Growing up at my dad’s house didn’t make that any easier. It was built back in the 20s, and had an expansive yard in the back and high walls along the sides to keep out the prying eyes of the neighbors. And, if you happened to live in a corner room like I did, your windows looked out into pure blackness once the sun went down. If I woke up in the middle of the night and had to go to the bathroom, I’d do so only with the greatest trepidation, taking cautious steps and peering into all the shadows as I moved, half expecting a group of grays to descend on me. Hell, even the kitchen, which got a sliver of light from the streetlamp out front, was all the more sinister for the orange glow highlighting the jamb of the window, like the rim of a portal ready to devour you.

As I grew older, I never really outgrew this fear, although I did live in homes that were less panic-inducing. My lifelong interest in the paranormal, which was probably incidental, did eventually lead me to deeper studies of the alien abduction phenomenon. Which means it wasn’t all that long before I learned about sleep paralysis. If you’ve never experienced sleep paralysis, it’s a weird liminal state between sleeping and waking where your body is still locked into sleep mode and unable to move, but images and figments from your dreams are able to bleed into your perception of the real world. It’s pointed to as the leading explanation for abduction phenomena, and is also believed to be the origin of legends about succubi and incubi.

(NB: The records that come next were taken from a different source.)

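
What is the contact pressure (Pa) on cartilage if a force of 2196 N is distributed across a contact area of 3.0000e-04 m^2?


P = F / A
P = 2196 / 3.0000e-04
P = 7.3200e+06


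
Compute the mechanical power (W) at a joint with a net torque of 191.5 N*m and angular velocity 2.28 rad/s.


P = M * omega
P = 191.5 * 2.28
P = 436.6200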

I was living in Japan the first, and only, time I experienced sleep paralysis myself. I awoke in the dark of the night, lying in my futon. I immediately realized I was experiencing sleep paralysis when my body refused to move. Fear overcame me. I could feel a presence in the room, like somebody was standing at the foot of my futon. But the weird thing is, there was nothing there. I’ve heard other people talk about their own sleep paralysis demons: gray aliens, robed figures, the infamous hat man, literal demons, even the girl from The Exorcist (as Micah Hanks tells it). But I had nothing. It was just the vague, uneasy feeling of something standing there, staring down at me.

It would be a few more years before I realized that aphantasia was a thing, and that I had it. But once I did, a lot of things started to click in my head (I think people call it their “Sixth Sense” moments). It suddenly made sense why lucid dreams never really let me alter them, because I lacked the capacity to visualize as other people do. And it held that there was no alien to come snatch me away for the same reason: the lack of a mind’s eye made me immune to alien abduction.

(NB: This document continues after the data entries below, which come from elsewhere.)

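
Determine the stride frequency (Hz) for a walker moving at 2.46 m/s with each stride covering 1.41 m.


f = v / stride_length
f = 2.46 / 1.41
f = 1.7447


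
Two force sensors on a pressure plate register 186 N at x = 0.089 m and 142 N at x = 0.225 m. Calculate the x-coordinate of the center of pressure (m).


COP_x = (F1*x1 + F2*x2) / (F1 + F2)
COP_x = (186*0.089 + 142*0.225) / (186 + 142)
Numerator = 48.5040
Denominator = 328
COP_x = 0.1479


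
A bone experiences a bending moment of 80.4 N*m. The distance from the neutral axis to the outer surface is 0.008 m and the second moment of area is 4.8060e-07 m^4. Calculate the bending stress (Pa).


sigma = M * c / I
sigma = 80.4 * 0.008 / 4.8060e-07
M * c = 0.6432
sigma = 1.3383e+06


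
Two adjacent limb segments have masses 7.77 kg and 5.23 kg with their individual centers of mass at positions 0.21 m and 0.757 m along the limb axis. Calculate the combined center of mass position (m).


COM = (m1*x1 + m2*x2) / (m1 + m2)
COM = (7.77*0.21 + 5.23*0.757) / (7.77 + 5.23)
Numerator = 5.5908
Denominator = 13.0000
COM = 0.4301


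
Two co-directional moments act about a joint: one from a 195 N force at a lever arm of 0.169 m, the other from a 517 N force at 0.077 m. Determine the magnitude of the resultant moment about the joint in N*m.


M = F1 * d1 + F2 * d2
M = 195 * 0.169 + 517 * 0.077
M = 32.9550 + 39.8090
M = 72.7640


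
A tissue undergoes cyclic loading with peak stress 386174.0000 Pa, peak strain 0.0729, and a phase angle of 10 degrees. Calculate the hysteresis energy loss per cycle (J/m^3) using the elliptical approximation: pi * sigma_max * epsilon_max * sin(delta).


E_loss = pi * sigma_max * epsilon_max * sin(delta)
delta = 10 deg = 0.1745 rad
sin(delta) = 0.1736
E_loss = pi * 386174.0000 * 0.0729 * 0.1736
E_loss = 15357.8585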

When I tell people this, they tend to laugh, assuming I’m being sarcastic (which, frankly, wouldn’t be too off-brand). But I’m actually being deadly serious. After a lifetime of living with the vague terror of alien abduction, the idea that I’ve been immune to the phenomenon all this time is weirdly liberating. It’s like the best kind of plot twist, a “the power was in you all along” moment. I don’t see dead people, and it is invigorating!

Which, at the risk of going off the deep end, leads me to speculate on what role our own minds play in the paranormal in general. Most skeptics would say “it’s all in your mind”; hardcore believers would say “none of it’s in your mind”. But especially as you dig into the weirder topics in Forteana (like time-travelling bigfoot level weird) it becomes harder to believe that anything in the paranormal is really external to our own minds. That doesn’t make it any less real, only stranger.

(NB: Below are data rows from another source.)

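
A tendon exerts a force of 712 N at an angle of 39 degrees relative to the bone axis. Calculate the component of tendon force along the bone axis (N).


F_eff = F_tendon * cos(theta)
theta = 39 deg = 0.6807 rad
cos(theta) = 0.7771
F_eff = 712 * 0.7771
F_eff = 553.3279


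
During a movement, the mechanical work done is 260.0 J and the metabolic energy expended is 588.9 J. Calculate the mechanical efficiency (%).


eta = (W_mech / E_meta) * 100
eta = (260.0 / 588.9) * 100
ratio = 0.4415
eta = 44.1501


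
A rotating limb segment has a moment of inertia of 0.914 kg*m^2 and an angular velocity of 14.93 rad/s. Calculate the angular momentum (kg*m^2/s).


L = I * omega
L = 0.914 * 14.93
L = 13.6460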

So, what else does aphantasia separate me from? Do people with aphantasia see ghosts? Can they become the victim of gang-stalking? I’d love to talk to an aphant who’s seen bigfoot and get their take. Because as crazy as it sounds, I wonder if part of the paranormal (if we assume there’s an actual mechanical explanation for some of these events) depends on our ability to perceive it in specific ways. If that’s true, then what does aphantasia mean for our understanding of the unexplained?

And yes, I realize that’s an awfully grandiose hypothesis to put out after a single incident of sleep paralysis. After all, it could have just been a fluke. But until my own experience or somebody else’s account casts doubt on this conclusion, I’m happy to declare myself unabductable by extraterrestrials and their damned surgical needles. Take that, Discovery Channel!